Run the following from the route of the soruce folder. In this example we give it the tag of dev to seperate it from any other container verions.
docker build . -t erupe:dev
This is just running the container. You can do volume mounts into the container for the config.json
to tell it to communicate to a database. You will need to do this also for other folders such as bin
and savedata
docker run erupe:dev
Docker compose allows you to run multiple containers at once. The docker compose in this folder has 3 things set up.
- postgres
- pg admin (Admin interface to make db changes)
- erupe
We automatically populate the database to the latest version on start. If you you are updating you will need to apply the new schemas manually.
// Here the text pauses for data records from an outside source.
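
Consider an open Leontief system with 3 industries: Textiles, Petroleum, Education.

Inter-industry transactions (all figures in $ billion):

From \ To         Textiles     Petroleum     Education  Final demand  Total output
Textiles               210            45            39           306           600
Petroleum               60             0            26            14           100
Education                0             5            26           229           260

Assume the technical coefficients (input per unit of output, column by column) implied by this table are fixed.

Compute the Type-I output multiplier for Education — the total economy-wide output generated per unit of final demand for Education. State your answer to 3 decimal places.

m_E = 1.628

Technical coefficients a_ij = z_ij / X_j:
  a_TT = 210/600 = 0.35, a_PT = 60/600 = 0.10, a_ET = 0/600 = 0.00
  a_TP = 45/100 = 0.45, a_PP = 0/100 = 0.00, a_EP = 5/100 = 0.05
  a_TE = 39/260 = 0.15, a_PE = 26/260 = 0.10, a_EE = 26/260 = 0.10
I − A =
  [   0.65    -0.45    -0.15]
  [  -0.10     1.00    -0.10]
  [   0.00    -0.05     0.90]
Cofactors of I−A, C_ij = (−1)^(i+j)·(minor ij) (rows/columns in the sector order above):
  C_11 = (1.00)(0.90) − (-0.10)(-0.05) = 0.8950
  C_12 = −[(-0.10)(0.90) − (-0.10)(0.00)] = 0.0900
  C_13 = (-0.10)(-0.05) − (1.00)(0.00) = 0.0050
  C_21 = −[(-0.45)(0.90) − (-0.15)(-0.05)] = 0.4125
  C_22 = (0.65)(0.90) − (-0.15)(0.00) = 0.5850
  C_23 = −[(0.65)(-0.05) − (-0.45)(0.00)] = 0.0325
  C_31 = (-0.45)(-0.10) − (-0.15)(1.00) = 0.1950
  C_32 = −[(0.65)(-0.10) − (-0.15)(-0.10)] = 0.0800
  C_33 = (0.65)(1.00) − (-0.45)(-0.10) = 0.6050
det(I−A) = Σ_j (I−A)_1j·C_1j = (0.65)(0.8950) + (-0.45)(0.0900) + (-0.15)(0.0050) = 0.5405
adj(I−A) = Cᵀ =
  [ 0.8950   0.4125   0.1950]
  [ 0.0900   0.5850   0.0800]
  [ 0.0050   0.0325   0.6050]
(I − A)⁻¹ = adj(I−A) / det(I−A) ≈
  [   1.6559     0.7632     0.3608]
  [   0.1665     1.0823     0.1480]
  [   0.0093     0.0601     1.1193]
The output multiplier for sector j is the column-j sum of the Leontief inverse (I − A)⁻¹ = adj(I−A) / det(I−A).
Column E of adj(I−A): (0.1950, 0.0800, 0.6050); det(I−A) = 0.5405.
m_E = (0.1950 + 0.0800 + 0.6050) / 0.5405 = 0.88 / 0.5405 ≈ 1.628.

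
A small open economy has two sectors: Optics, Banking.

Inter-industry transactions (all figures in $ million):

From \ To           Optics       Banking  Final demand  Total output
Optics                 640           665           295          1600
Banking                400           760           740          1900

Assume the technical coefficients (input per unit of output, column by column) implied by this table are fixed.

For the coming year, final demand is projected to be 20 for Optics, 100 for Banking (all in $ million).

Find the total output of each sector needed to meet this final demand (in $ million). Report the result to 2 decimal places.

x_1 = 172.48, x_2 = 238.53

Technical coefficients a_ij = z_ij / X_j:
  a_11 = 640/1600 = 0.40, a_21 = 400/1600 = 0.25
  a_12 = 665/1900 = 0.35, a_22 = 760/1900 = 0.40
I − A =
  [   0.60    -0.35]
  [  -0.25     0.60]
det(I−A) = (0.60)(0.60) − (-0.35)(-0.25) = 0.2725
adj(I−A) = [[0.60, 0.35], [0.25, 0.60]]
(I − A)⁻¹ = adj(I−A) / det(I−A) ≈
  [   2.2018     1.2844]
  [   0.9174     2.2018]
x = (I − A)⁻¹ d = adj(I−A)·d / det(I−A), with det(I−A) = 0.2725:
  x_1 = (0.60·20 + 0.35·100) / 0.2725 = 47.00 / 0.2725 ≈ 172.48
  x_2 = (0.25·20 + 0.60·100) / 0.2725 = 65.00 / 0.2725 ≈ 238.53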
Before we get started you should make sure the database info matches whats in the docker compose file for the environment variables POSTGRES_PASSWORD
,POSTGRES_USER
and POSTGRES_DB
. You can set the host to be the service name db
.
Here is a example of what you would put in the config.json if you was to leave the defaults. It is strongly recommended to change the password.
"Database": {
"Host": "db",
"Port": 5432,
"User": "postgres",
"Password": "password",
"Database": "erupe"
},
Place this file within ./docker/config.json
You will need to do the same for your bins place these in ./docker/bin
Clone the Severs repo into ./docker/Severs
Make sure your hosts are pointing to where this is hosted
docker-compose stop
docker-compose down
Make sure if you want to delete your data you delete the folders that persisted
- ./docker/savedata
- ./docker/db-data
This boots the db pgadmin and the server in a detached state
docker-compose up -d
if you want all the logs and you want it to be in an attached state
docker-compose up
Q: My Postgres will not populate. A: You're setup.sh is maybe saved as CRLF it needs to be saved as LF.